The past year has seen AI join many different areas of our businesses. From copywriting to fitness coaching, there are almost no areas AI hasn’t touched. Consequently, Human resources departments and recruiting use AI as part of their strategies. It plays into the perception that in a world of biases and prejudice, machines are the neutral arbitrators. Yet, with AI learning from our past and the behaviors ingrained into it, we have to develop a new awareness about how our past decisions as a society will influence the future. Thus, let us look at three common problems with AI in recruiting and why boards and HR departments should be wary of including it in their talent strategy.
Steve, who Played Water Polo in College
One of the biggest problems with using AI is that we don’t know what makes an excellent entry-level employee. Someone who graduated from high school or college a month ago might have shown grit in the classroom, overcome problems, or been particularly studious, yet we don’t know how that translates into the workplace. Worse, hundreds of data points are associated with every recruit that might or might not relate to future job performance. Thus, the data might very well show that an employee named Steve, who played water polo in college, is the best choice for any position.
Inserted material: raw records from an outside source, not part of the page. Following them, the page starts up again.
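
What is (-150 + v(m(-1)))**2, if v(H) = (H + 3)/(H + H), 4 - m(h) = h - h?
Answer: 1423249/64 ≈ 22238.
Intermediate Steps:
m(h) = 4 (m(h) = 4 - (h - h) = 4 - 1*0 = 4 + 0 = 4)
v(H) = (3 + H)/(2*H) (v(H) = (3 + H)/((2*H)) = (3 + H)*(1/(2*H)) = (3 + H)/(2*H))
(-150 + v(m(-1)))**2 = (-150 + (1/2)*(3 + 4)/4)**2 = (-150 + (1/2)*(1/4)*7)**2 = (-150 + 7/8)**2 = (-1193/8)**2 = 1423249/64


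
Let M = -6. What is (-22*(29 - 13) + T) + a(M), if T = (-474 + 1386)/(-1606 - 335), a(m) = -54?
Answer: -262986/647 ≈ -406.47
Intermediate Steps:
T = -304/647 (T = 912/(-1941) = 912*(-1/1941) = -304/647 ≈ -0.46986)
(-22*(29 - 13) + T) + a(M) = (-22*(29 - 13) - 304/647) - 54 = (-22*16 - 304/647) - 54 = (-352 - 304/647) - 54 = -228048/647 - 54 = -262986/647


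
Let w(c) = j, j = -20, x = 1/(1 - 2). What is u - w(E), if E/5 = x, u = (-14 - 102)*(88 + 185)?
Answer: -31648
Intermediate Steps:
x = -1 (x = 1/(-1) = -1)
u = -31668 (u = -116*273 = -31668)
E = -5 (E = 5*(-1) = -5)
w(c) = -20
u - w(E) = -31668 - 1*(-20) = -31668 + 20 = -31648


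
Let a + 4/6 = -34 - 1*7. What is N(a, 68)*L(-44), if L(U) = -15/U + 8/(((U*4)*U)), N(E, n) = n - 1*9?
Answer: 19529/968 ≈ 20.175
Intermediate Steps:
a = -125/3 (a = -⅔ + (-34 - 1*7) = -⅔ + (-34 - 7) = -⅔ - 41 = -125/3 ≈ -41.667)
N(E, n) = -9 + n (N(E, n) = n - 9 = -9 + n)
L(U) = -15/U + 2/U² (L(U) = -15/U + 8/(((4*U)*U)) = -15/U + 8/((4*U²)) = -15/U + 8*(1/(4*U²)) = -15/U + 2/U²)
N(a, 68)*L(-44) = (-9 + 68)*((2 - 15*(-44))/(-44)²) = 59*((2 + 660)/1936) = 59*((1/1936)*662) = 59*(331/968) = 19529/968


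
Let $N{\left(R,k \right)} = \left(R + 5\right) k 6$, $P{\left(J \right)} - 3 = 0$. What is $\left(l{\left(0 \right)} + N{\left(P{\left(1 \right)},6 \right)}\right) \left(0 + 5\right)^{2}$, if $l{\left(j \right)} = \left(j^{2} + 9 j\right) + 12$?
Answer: $7500$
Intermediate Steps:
$P{\left(J \right)} = 3$ ($P{\left(J \right)} = 3 + 0 = 3$)
$l{\left(j \right)} = 12 + j^{2} + 9 j$
$N{\left(R,k \right)} = 6 k \left(5 + R\right)$ ($N{\left(R,k \right)} = \left(5 + R\right) k 6 = k \left(5 + R\right) 6 = 6 k \left(5 + R\right)$)
$\left(l{\left(0 \right)} + N{\left(P{\left(1 \right)},6 \right)}\right) \left(0 + 5\right)^{2} = \left(\left(12 + 0^{2} + 9 \cdot 0\right) + 6 \cdot 6 \left(5 + 3\right)\right) \left(0 + 5\right)^{2} = \left(\left(12 + 0 + 0\right) + 6 \cdot 6 \cdot 8\right) 5^{2} = \left(12 + 288\right) 25 = 300 \cdot 25 = 7500$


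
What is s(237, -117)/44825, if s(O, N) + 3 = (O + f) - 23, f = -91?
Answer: 24/8965 ≈ 0.0026771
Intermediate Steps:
s(O, N) = -117 + O (s(O, N) = -3 + ((O - 91) - 23) = -3 + ((-91 + O) - 23) = -3 + (-114 + O) = -117 + O)
s(237, -117)/44825 = (-117 + 237)/44825 = 120*(1/44825) = 24/8965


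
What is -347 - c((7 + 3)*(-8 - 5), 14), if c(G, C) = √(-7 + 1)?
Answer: -347 - I*√6 ≈ -347.0 - 2.4495*I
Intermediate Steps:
c(G, C) = I*√6 (c(G, C) = √(-6) = I*√6)
-347 - c((7 + 3)*(-8 - 5), 14) = -347 - I*√6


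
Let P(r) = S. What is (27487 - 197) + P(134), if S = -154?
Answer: 27136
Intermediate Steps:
P(r) = -154
(27487 - 197) + P(134) = (27487 - 197) - 154 = 27290 - 154 = 27136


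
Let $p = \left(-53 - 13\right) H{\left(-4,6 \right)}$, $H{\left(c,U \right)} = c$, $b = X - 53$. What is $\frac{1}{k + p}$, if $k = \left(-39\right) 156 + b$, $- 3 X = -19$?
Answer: $- \frac{3}{17600} \approx -0.00017045$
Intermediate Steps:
$X = \frac{19}{3}$ ($X = \left(- \frac{1}{3}\right) \left(-19\right) = \frac{19}{3} \approx 6.3333$)
$b = - \frac{140}{3}$ ($b = \frac{19}{3} - 53 = - \frac{140}{3} \approx -46.667$)
$p = 264$ ($p = \left(-53 - 13\right) \left(-4\right) = \left(-66\right) \left(-4\right) = 264$)
$k = - \frac{18392}{3}$ ($k = \left(-39\right) 156 - \frac{140}{3} = -6084 - \frac{140}{3} = - \frac{18392}{3} \approx -6130.7$)
$\frac{1}{k + p} = \frac{1}{- \frac{18392}{3} + 264} = \frac{1}{- \frac{17600}{3}} = - \frac{3}{17600}$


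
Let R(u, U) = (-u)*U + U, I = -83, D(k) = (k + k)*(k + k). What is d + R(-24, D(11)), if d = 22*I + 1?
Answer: 10275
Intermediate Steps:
D(k) = 4*k**2 (D(k) = (2*k)*(2*k) = 4*k**2)
R(u, U) = U - U*u (R(u, U) = -U*u + U = U - U*u)
d = -1825 (d = 22*(-83) + 1 = -1826 + 1 = -1825)
d + R(-24, D(11)) = -1825 + (4*11**2)*(1 - 1*(-24)) = -1825 + (4*121)*(1 + 24) = -1825 + 484*25 = -1825 + 12100 = 10275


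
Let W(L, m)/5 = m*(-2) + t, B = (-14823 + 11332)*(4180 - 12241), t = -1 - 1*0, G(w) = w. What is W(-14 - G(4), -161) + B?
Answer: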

However, it might also be a simple correlation. As the saying goes: “Correlation doesn’t imply Causality.” Yet, if we don’t understand the association of data points and the model AI builds, we might fall victim to these random artifacts. While they are fantastic to laugh about after work, they are less entertaining if the company is on the line for mishaps.
Without understanding the scientific requirements of data sanitation and the random noise involved, any AI might run on last week’s horoscopes to predict performance.
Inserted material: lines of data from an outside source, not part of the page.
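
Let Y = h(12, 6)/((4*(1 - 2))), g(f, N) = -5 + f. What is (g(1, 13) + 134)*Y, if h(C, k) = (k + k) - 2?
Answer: -325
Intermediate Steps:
h(C, k) = -2 + 2*k (h(C, k) = 2*k - 2 = -2 + 2*k)
Y = -5/2 (Y = (-2 + 2*6)/((4*(1 - 2))) = (-2 + 12)/((4*(-1))) = 10/(-4) = 10*(-1/4) = -5/2 ≈ -2.5000)
(g(1, 13) + 134)*Y = ((-5 + 1) + 134)*(-5/2) = (-4 + 134)*(-5/2) = 130*(-5/2) = -325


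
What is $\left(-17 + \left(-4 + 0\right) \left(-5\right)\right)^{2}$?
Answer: $9$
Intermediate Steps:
$\left(-17 + \left(-4 + 0\right) \left(-5\right)\right)^{2} = \left(-17 - -20\right)^{2} = \left(-17 + 20\right)^{2} = 3^{2} = 9$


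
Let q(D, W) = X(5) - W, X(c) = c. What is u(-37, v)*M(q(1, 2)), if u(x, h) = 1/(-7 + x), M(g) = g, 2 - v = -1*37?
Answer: -3/44 ≈ -0.068182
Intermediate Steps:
v = 39 (v = 2 - (-1)*37 = 2 - 1*(-37) = 2 + 37 = 39)
q(D, W) = 5 - W
u(-37, v)*M(q(1, 2)) = (5 - 1*2)/(-7 - 37) = (5 - 2)/(-44) = -1/44*3 = -3/44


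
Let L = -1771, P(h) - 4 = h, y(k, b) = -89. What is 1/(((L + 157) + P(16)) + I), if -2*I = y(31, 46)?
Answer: -2/3099 ≈ -0.00064537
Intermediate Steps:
I = 89/2 (I = -½*(-89) = 89/2 ≈ 44.500)
P(h) = 4 + h
1/(((L + 157) + P(16)) + I) = 1/(((-1771 + 157) + (4 + 16)) + 89/2) = 1/((-1614 + 20) + 89/2) = 1/(-1594 + 89/2) = 1/(-3099/2) = -2/3099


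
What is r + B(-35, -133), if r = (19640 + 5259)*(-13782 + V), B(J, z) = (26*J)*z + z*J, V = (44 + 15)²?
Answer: -256358914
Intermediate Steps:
V = 3481 (V = 59² = 3481)
B(J, z) = 27*J*z (B(J, z) = 26*J*z + J*z = 27*J*z)
r = -256484599 (r = (19640 + 5259)*(-13782 + 3481) = 24899*(-10301) = -256484599)
r + B(-35, -133) = -256484599 + 27*(-35)*(-133) = -256484599 + 125685 = -256358914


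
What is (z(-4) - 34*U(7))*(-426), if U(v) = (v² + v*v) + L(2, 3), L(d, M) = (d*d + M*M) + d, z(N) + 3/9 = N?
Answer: 1638538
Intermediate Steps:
z(N) = -⅓ + N
L(d, M) = d + M² + d² (L(d, M) = (d² + M²) + d = (M² + d²) + d = d + M² + d²)
U(v) = 15 + 2*v² (U(v) = (v² + v*v) + (2 + 3² + 2²) = (v² + v²) + (2 + 9 + 4) = 2*v² + 15 = 15 + 2*v²)
(z(-4) - 34*U(7))*(-426) = ((-⅓ - 4) - 34*(15 + 2*7²))*(-426) = (-13/3 - 34*(15 + 2*49))*(-426) = (-13/3 - 34*(15 + 98))*(-426) = (-13/3 - 34*113)*(-426) = (-13/3 - 3842)*(-426) = -11539/3*(-426) = 1638538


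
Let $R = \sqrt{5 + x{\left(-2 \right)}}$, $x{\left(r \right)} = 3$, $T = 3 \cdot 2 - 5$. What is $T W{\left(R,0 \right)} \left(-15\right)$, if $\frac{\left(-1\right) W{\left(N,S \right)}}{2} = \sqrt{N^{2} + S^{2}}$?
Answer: $60 \sqrt{2} \approx 84.853$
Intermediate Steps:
$T = 1$ ($T = 6 - 5 = 1$)
$R = 2 \sqrt{2}$ ($R = \sqrt{5 + 3} = \sqrt{8} = 2 \sqrt{2} \approx 2.8284$)
$W{\left(N,S \right)} = - 2 \sqrt{N^{2} + S^{2}}$
$T W{\left(R,0 \right)} \left(-15\right) = 1 \left(- 2 \sqrt{\left(2 \sqrt{2}\right)^{2} + 0^{2}}\right) \left(-15\right) = 1 \left(- 2 \sqrt{8 + 0}\right) \left(-15\right) = 1 \left(- 2 \sqrt{8}\right) \left(-15\right) = 1 \left(- 2 \cdot 2 \sqrt{2}\right) \left(-15\right) = 1 \left(- 4 \sqrt{2}\right) \left(-15\right) = - 4 \sqrt{2} \left(-15\right) = 60 \sqrt{2}$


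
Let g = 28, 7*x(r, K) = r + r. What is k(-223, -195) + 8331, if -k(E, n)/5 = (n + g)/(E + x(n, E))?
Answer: 16247936/1951 ≈ 8328.0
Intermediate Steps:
x(r, K) = 2*r/7 (x(r, K) = (r + r)/7 = (2*r)/7 = 2*r/7)
k(E, n) = -5*(28 + n)/(E + 2*n/7) (k(E, n) = -5*(n + 28)/(E + 2*n/7) = -5*(28 + n)/(E + 2*n/7))
k(-223, -195) + 8331 = 35*(-28 - 1*(-195))/(2*(-195) + 7*(-223)) + 8331 = 35*(-28 + 195)/(-390 - 1561) + 8331 = 35*167/(-1951) + 8331 = 35*(-1/1951)*167 + 8331 = -5845/1951 + 8331 = 16247936/1951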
Past, Present, and Future in Recruiting
We train artificial intelligence on past data. Yet, past data often includes all past inequalities, even if we don’t see them today.
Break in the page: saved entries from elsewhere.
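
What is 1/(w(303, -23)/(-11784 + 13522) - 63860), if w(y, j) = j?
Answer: -1738/110988703 ≈ -1.5659e-5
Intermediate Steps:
1/(w(303, -23)/(-11784 + 13522) - 63860) = 1/(-23/(-11784 + 13522) - 63860) = 1/(-23/1738 - 63860) = 1/(-110988703/1738) = -1738/110988703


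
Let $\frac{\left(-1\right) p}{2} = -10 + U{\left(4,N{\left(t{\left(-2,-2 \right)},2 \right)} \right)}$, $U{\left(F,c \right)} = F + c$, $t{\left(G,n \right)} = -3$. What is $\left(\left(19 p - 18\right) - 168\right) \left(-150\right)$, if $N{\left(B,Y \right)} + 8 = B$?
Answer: $-69000$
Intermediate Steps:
$N{\left(B,Y \right)} = -8 + B$
$p = 34$ ($p = - 2 \left(-10 + \left(4 - 11\right)\right) = - 2 \left(-10 - 7\right) = \left(-2\right) \left(-17\right) = 34$)
$\left(\left(19 p - 18\right) - 168\right) \left(-150\right) = \left(\left(19 \cdot 34 - 18\right) - 168\right) \left(-150\right) = \left(\left(646 - 18\right) - 168\right) \left(-150\right) = \left(628 - 168\right) \left(-150\right) = 460 \left(-150\right) = -69000$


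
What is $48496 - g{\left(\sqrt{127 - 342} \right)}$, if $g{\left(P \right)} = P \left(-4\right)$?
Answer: $48496 + 4 i \sqrt{215} \approx 48496.0 + 58.651 i$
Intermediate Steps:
$g{\left(P \right)} = - 4 P$
$48496 - g{\left(\sqrt{127 - 342} \right)} = 48496 - - 4 \sqrt{127 - 342} = 48496 - - 4 \sqrt{-215} = 48496 - - 4 i \sqrt{215} = 48496 + 4 i \sqrt{215}$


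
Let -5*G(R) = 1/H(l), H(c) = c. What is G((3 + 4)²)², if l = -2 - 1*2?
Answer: 1/400 ≈ 0.0025000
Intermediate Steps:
l = -4 (l = -2 - 2 = -4)
G(R) = 1/20 (G(R) = -⅕/(-4) = -⅕*(-¼) = 1/20)
G((3 + 4)²)² = (1/20)² = 1/400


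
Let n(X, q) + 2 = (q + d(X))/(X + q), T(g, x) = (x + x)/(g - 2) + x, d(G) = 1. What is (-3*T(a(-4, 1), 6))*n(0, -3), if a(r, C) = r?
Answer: 16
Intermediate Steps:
T(g, x) = x + 2*x/(-2 + g) (T(g, x) = (2*x)/(-2 + g) + x = 2*x/(-2 + g) + x = x + 2*x/(-2 + g))
n(X, q) = -2 + (1 + q)/(X + q) (n(X, q) = -2 + (q + 1)/(X + q) = -2 + (1 + q)/(X + q))
(-3*T(a(-4, 1), 6))*n(0, -3) = (-(-12)*6/(-2 - 4))*((1 - 1*(-3) - 2*0)/(0 - 3)) = (-(-12)*6/(-6))*((1 + 3 + 0)/(-3)) = (-(-12)*6*(-1)/6)*(-1/3*4) = -3*4*(-4/3) = -12*(-4/3) = 16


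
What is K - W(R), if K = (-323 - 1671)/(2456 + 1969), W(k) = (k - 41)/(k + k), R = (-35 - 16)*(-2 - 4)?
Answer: -797651/902700 ≈ -0.88363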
Let’s take the blatant sexism of the 1960s. It was almost impossible for women to enter a career as a staff accountant. Consequently, there were significantly fewer female CFOs in the late 1980s and 1990s due to the past supply of entry-level employees. Thus, the 2010s have fewer female board members.
The possibility of having a career 50 years ago influences the top levels of any company today. Yet, feeding the same data into the AI might result in a selection bias that men are more qualified.
However, this is the most simple association of the problem. As humans, we look for role models and mentors to emulate. Thus, the absence of female CFOs in the 1990s might also influence the number of entry-level accountants. If we extrapolate training data without understanding it, AI might conclude that there shouldn’t be too much growth in female finance staff.
As individuals, we have similar associations in our minds and are often unaware of them. Yet, no one would assume that a person is a fair judge of character. Yet, our individual and societal prejudices live on in the training data.
Insufficient Room for Growth
One hundred years of Toastmasters shows the importance of personal growth and professional development. Yet, many of the development opportunities in the past helped along a straight career trajectory. Switching careers between different fields and unrelated industries has only become a mainstay of our economy in the past 20 years.
At the same time, the Internet has opened up significantly more career development opportunities and tools. From online MBAs to video courses in obscure yet highly in-demand fields, the ascent of easy content delivery has changed the opportunities to learn.
So far, AI cannot model a person’s wishes and dreams based on solid data. Thus, it is hard to interpret how much someone will put into their personal growth and how they will direct that energy. Thus, there is little possibility for AI to “take a chance” on an applicant.
Unwavering Belief in Unbias Computer Recruiting
We often believe that there is no bias in computers. That machine is cold and filled with logic. Yet, it is humans who design systems and whose experience and world views influence the logic. With AI, it isn’t just the design but internalizes all of our biases in the training data. While we might be able to remove the direct faults, our world is still the result of the choices and prejudice of the past centuries.
Unless we can build awareness of it in the machine or create artificial training data free of biases, we should never see AI as an impartial judge of human character. Consequently, we shouldn’t rely solely on AI to see if a prospective employee is an excellent cultural fit for our companies. Otherwise, we might end up with a water polo team of Steves.